To explore the association between urinary phthalate metabolite concentration and diabetes, Tamarra James-Todd, M.P.H., Ph.D., from Brigham and Women's Hospital and Harvard Medical School in Boston, and colleagues used data from the U.S. Centers for Disease Control and Prevention-analyzed urinary concentrations of phthalate metabolites and self-reported diabetes from participants in the National Health and Nutrition Examination Survey 2001 to 2008 (2,350 women aged 20 to <80 years).
The researchers found that, compared with women with the lowest levels, women with higher levels of phthalates (mono-n-butyl phthalate [MnBP], mono-isobutyl phthalate [MiBP], mono-benzyl phthalate [MBzP], mono-(3-carboxypropyl) phthalate [MCPP], and Σ di-2-ethylhexyl phthalate [ΣDEHP]) had increased odds of diabetes.
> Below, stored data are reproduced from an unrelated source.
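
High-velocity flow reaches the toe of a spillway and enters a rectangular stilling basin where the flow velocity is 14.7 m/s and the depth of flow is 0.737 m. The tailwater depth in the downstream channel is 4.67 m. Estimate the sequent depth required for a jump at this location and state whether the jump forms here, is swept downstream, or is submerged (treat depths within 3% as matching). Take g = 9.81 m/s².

Fr₁ = V₁/√(g·y₁) = 14.7/√(9.81×0.737) = 5.47.
Conjugate-depth relation: y₂/y₁ = ½[√(1 + 8Fr₁²) − 1] = ½[√240.1 − 1] = 7.25.
y₂ = 7.25 × 0.737 = 5.34 m.
Tailwater y_tw = 4.67 m: y_tw < y₂, so the jump is swept downstream.

y₂ = 5.34 m; the jump is swept downstream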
Compared with women in the lowest quartile, women in the highest quartile for MBzP and MiBP had almost twice the odds of diabetes (odds ratio, 1.96 [95 percent confidence interval (CI), 1.11 to 3.47] and 1.95 [95 percent CI, 0.99 to 3.85], respectively). There were positive associations for MnBP and ΣDEHP. The association with MCPP seemed to have a threshold effect. There was a positive correlation between certain phthalate metabolites and fasting glucose and insulin resistance.
"These findings suggest the need to further explore the association between phthalates, insulin resistance, and diabetes," the authors write. "If future studies determine causal links between phthalates and diabetes, then reducing phthalate exposure could decrease the risk of diabetes in women."